Review Fitness Functions

A fitness function review is a meeting with key business and technical stakeholders with the goal of updating fitness functions to meet design goals. Events, such as significant market or customer growth, a new area of functionality or business capability, or an overhaul of an existing part of the system can warrant a fitness function review.

A fitness function review generally includes the following:

  • Reviewing existing fitness functions

  • Checking the relevancy of the current fitness functions

  • Determining change in the scale or magnitude of each fitness function

  • Deciding if there are better approaches for measuring or testing the system’s fitness functions

  • Discovering new fitness functions that the system might need to support

Tip

Review your fitness functions at least once a year.

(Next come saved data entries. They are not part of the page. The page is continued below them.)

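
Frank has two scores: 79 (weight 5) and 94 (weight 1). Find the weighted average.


Weighted sum:
5 x 79 + 1 x 94 = 489
Total weight:
5 + 1 = 6
Weighted average:
489 / 6 = 81.5

81.5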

While software architects are interested in exploring evolutionary architectures, we aren’t attempting to model biological evolution. Theoretically, we could build an architecture that randomly changed one of its bits (mutation) and redeployed itself. After a few million years, we would likely have a very interesting architecture. However, we don’t have millions of years to wait.

We want our architecture to evolve in a guided way, so we place constraints on different aspects of the architecture to reign in undesirable evolutionary directions. A good example is dog breeding: By selecting the characteristics we want, we can create a vast number of different shaped canines in a relatively short amount of time.

We cover more aspects of operationalizing fitness functions in the next chapter. In Chapter 6, we combine fitness functions with all the other architecture dimensions.